Thanksgiving 1863: A “vivid contrast” between home and the front

In 1863, Thanksgiving fell on November 26. That morning, as the rest of the country was preparing for roast turkey and fat puddings and homemade pies, the Army of the Potomac, encamped around Brandy Station, Virginia, rumbled to life for the start of what would be the Mine Run Campaign. I’ve written in the past about that “frosty, bracing Thanksgiving morning,” as one soldier described it.

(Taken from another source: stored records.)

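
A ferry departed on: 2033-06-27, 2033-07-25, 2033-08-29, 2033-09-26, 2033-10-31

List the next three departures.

2033-11-28, 2033-12-26, 2034-01-30

Every date is a Monday; gaps 28, 35, 28, 35 days.
Each is the last Monday of its month (at least one falls on the 29th or later, ruling out '4th Monday').
Last Monday of November 2033: 2033-11-28.
December 2033 ends with Monday 2033-12-26.
Last Monday of January 2034: 2034-01-30.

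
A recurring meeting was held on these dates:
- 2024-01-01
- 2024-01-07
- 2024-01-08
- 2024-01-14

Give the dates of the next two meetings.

2024-01-15, 2024-01-21

Every event lands on a Monday or Sunday (gaps cycle 6, 1, 6).
So the schedule is: every Monday and Sunday.
Next Monday: 2024-01-15.
Next Sunday: 2024-01-21.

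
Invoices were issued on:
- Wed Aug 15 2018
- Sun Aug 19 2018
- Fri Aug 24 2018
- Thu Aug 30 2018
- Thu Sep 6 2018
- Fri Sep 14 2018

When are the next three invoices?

Sun Sep 23 2018, Wed Oct 3 2018, Sun Oct 14 2018

Gaps: 4, 5, 6, 7, 8 days — each gap is 1 larger than the previous one.
Next gap: 9 days. Fri Sep 14 2018 + 9 days = Sun Sep 23 2018.
Next gap: 10 days. Sun Sep 23 2018 + 10 days = Wed Oct 3 2018.
Next gap: 11 days. Wed Oct 3 2018 + 11 days = Sun Oct 14 2018.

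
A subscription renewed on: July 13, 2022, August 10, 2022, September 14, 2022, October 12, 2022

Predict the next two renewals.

November 9, 2022; December 14, 2022

All dates are Wednesdays, 28, 35, 28 days apart.
Specifically, the 2nd Wednesday of each month.
November 2022 — 2nd Wednesday is November 9, 2022.
2nd Wednesday of December 2022: December 14, 2022.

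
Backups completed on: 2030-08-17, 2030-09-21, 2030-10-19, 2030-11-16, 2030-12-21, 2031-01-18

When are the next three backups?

All dates are Saturdays, 35, 28, 28, 35, 28 days apart.
Specifically, the 3rd Saturday of each month.
3rd Saturday of February 2031: 2031-02-15.
March 2031 — 3rd Saturday is 2031-03-15.
April 2031 — 3rd Saturday is 2031-04-19.

2031-02-15, 2031-03-15, 2031-04-19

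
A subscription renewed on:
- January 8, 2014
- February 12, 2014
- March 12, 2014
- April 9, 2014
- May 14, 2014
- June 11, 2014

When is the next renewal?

These are Wednesdays at 28- or 35-day spacing (35, 28, 28, 35, 28).
The pattern: 2nd Wednesday of the month.
2nd Wednesday of July 2014: July 9, 2014.

July 9, 2014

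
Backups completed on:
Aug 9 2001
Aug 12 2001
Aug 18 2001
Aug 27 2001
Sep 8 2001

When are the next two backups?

Gaps: 3, 6, 9, 12 days — each gap is 3 larger than the previous one.
Next gap: 15 days. Sep 8 2001 + 15 days = Sep 23 2001.
Next gap: 18 days. Sep 23 2001 + 18 days = Oct 11 2001.

Sep 23 2001, Oct 11 2001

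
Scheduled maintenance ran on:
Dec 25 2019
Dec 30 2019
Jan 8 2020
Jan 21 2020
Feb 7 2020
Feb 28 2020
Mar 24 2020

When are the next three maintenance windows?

Apr 22 2020, May 25 2020, Jul 1 2020

Intervals are 5, 9, 13, 17, 21, 25 days — an arithmetic progression with common difference 4.
Next gap: 29 days. Mar 24 2020 + 29 days = Apr 22 2020.
Next gap: 33 days. Apr 22 2020 + 33 days = May 25 2020.
Next gap: 37 days. May 25 2020 + 37 days = Jul 1 2020.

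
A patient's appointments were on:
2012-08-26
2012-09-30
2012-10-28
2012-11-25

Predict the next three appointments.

All Sundays; the gaps (35, 28, 28) vary with month length.
This is the last Sunday of each month.
Last Sunday of December 2012: 2012-12-30.
Last Sunday of January 2013: 2013-01-27.
Last Sunday of February 2013: 2013-02-24.

2012-12-30, 2013-01-27, 2013-02-24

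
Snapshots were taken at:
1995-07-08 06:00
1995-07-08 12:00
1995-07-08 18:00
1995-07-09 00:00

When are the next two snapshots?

1995-07-09 06:00, 1995-07-09 12:00

The interval is a steady 6 hours (6, 6, 6).
1995-07-09 00:00 + 6 h = 1995-07-09 06:00.
1995-07-09 06:00 + 6 h = 1995-07-09 12:00.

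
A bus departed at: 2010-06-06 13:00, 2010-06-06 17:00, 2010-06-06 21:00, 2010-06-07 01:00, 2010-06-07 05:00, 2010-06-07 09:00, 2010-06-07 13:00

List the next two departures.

Gaps: 4, 4, 4, 4, 4, 4 hours — each event is 4 hours after the previous one.
2010-06-07 13:00 + 4 h = 2010-06-07 17:00.
2010-06-07 17:00 + 4 h = 2010-06-07 21:00.

2010-06-07 17:00, 2010-06-07 21:00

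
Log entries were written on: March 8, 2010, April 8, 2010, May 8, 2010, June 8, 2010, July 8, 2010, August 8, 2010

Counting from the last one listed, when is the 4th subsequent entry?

December 8, 2010

The day-of-month is always 8 (31, 30, 31, 30, 31 days between events).
So this recurs on the 8th of each month.
September 2010: September 8, 2010.
October 2010: October 8, 2010.
November 2010: November 8, 2010.
Next: December 2010 → December 8, 2010.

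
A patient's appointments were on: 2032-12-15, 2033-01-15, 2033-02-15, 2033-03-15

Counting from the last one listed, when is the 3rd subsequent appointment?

2033-06-15

Each date is the 15th; the gaps (31, 31, 28) track the month lengths.
The rule is the 15th of each month.
April 2033: 2033-04-15.
Next: May 2033 → 2033-05-15.
Next: June 2033 → 2033-06-15.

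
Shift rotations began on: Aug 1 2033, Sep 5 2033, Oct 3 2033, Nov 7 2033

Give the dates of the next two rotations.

Dec 5 2033, Jan 2 2034

Gaps: 35, 28, 35 days — a mix of 28 and 35. Every date is a Monday.
Each is the 1st Monday of its month.
December 2033 — 1st Monday is Dec 5 2033.
January 2034 — 1st Monday is Jan 2 2034.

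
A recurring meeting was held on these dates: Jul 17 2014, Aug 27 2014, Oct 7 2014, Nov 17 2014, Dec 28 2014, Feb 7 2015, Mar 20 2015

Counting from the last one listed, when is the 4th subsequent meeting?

The spacing is 41, 41, 41, 41, 41, 41 days — always 41 days.
Mar 20 2015 + 41 days = Apr 30 2015.
Apr 30 2015 + 41 days = Jun 10 2015.
Jun 10 2015 + 41 days = Jul 21 2015.
Jul 21 2015 + 41 days = Aug 31 2015.

Aug 31 2015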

I am reminded of an account from a soldier, published in Paul Stephen Beaudry’s The Forgotten Regiment, that speaks to that contrast between the comforts of home and the responsibilities of duty:

On Thanksgiving day, when friends at home were returning thanks to the Giver of all good for the blessings of health and prosperity, we commenced our forward movement, and after toiling all day in Virginia mud, crossed the river and bivouacked for the night in a thicket near its banks. While stay-at-home patriots were regaling themselves with roast turkey and chicken-pie and other necessary etcetera, at the same time very wisely speculating upon the chances of war, we partook in a dinner of hardtack and coffee, seated upon terra firma and within uncomfortable proximity of the aroma of dead horses and decomposed mules. We felt that there was a vivid contrast between the circumstances surrounding the citizen and those of the soldier on this day, but duty pointed us to work across the Rapidan.

Osceola Lewis, a member of the 138th Pennsylvania, said, “The only consolation the soldier had under such circumstances, was to believe that the enemy would be speedily met and defeated—the rebellion suppressed before the coming Christmas—to imagine that the war would actually be ended by this, the last battle….” Of course, the battle along Mine Run never fully erupted, and so the army did not even get that consolation Lewis and fellows like him had hoped for.

This year, while many of us prepare to enjoy feasts of our own, let us remember those men—and the men and women currently in uniform, far from home because their own duty points them elsewhere on our behalf.